Anmerkungen zu Satire (I): Zur Frage nach den Grenzen

Satireproduzenten wird gern die Frage gestellt, wo die Grenzen ihres eigenen Schaffens liegen würden. In etwa lautet die Frage entsprechend: „Darf Satire wirklich alles, oder gibt es Grenzen?“ Eine beliebte Grenze ist zum Beispiel die des „guten Geschmacks“ – ein merkwürdiges Hybrid aus ästhetischer Kategorie und moralischem Urteil. Dürfe man sich auch über XY lustig machen, oder hört irgendwo der Spaß auf? Sei es bei dem Thema überhaupt angebracht, dieses satirisch zu bearbeiten? Oder müssten nicht andere künstlerische Methoden herangezogen werden?

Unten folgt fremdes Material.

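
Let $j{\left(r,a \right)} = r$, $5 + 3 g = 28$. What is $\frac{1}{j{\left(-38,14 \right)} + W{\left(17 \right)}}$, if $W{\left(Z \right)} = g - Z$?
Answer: $- \frac{3}{142} \approx -0.021127$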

Solche Fragen sind naheliegend, aber falsch rum gedacht. Das Material gibt vor, wie sich die satirische Reaktion konstituiert. Der Satiriker antwortet. Er antwortet mit einer Kampfansage, denn Satire heißt immer: Angriff. Es geht nicht um die Produktion von selbstgenügsamen Klamauk oder Entertainment, es geht um einen Angriff auf den Gegenstand der Indignation. Um den Gegenstand, den es abzuschaffen gilt. Satirisch Arbeiten heißt, dem Gegebenen eine angemessene Antwort entgegenzustellen. Diese muss wehtun, sonst macht man es nicht richtig. Satire ist immer Reaktion, nicht Aktion. Es geht nicht um initiative Lösungsvorschläge. Es geht um Kritik.

Kritik des Bestehenden ist der Zweck, Satire ein Mittel. Die Grenzen der Satire lassen sich von daher wenn überhaupt, dann aus Perspektive des Satireproduzenten feststellen: „Wenn ich nicht mehr lachen kann, dann werd‘ ich eben schreien.“ Bis es so weit ist, bleiben wir bei Satire.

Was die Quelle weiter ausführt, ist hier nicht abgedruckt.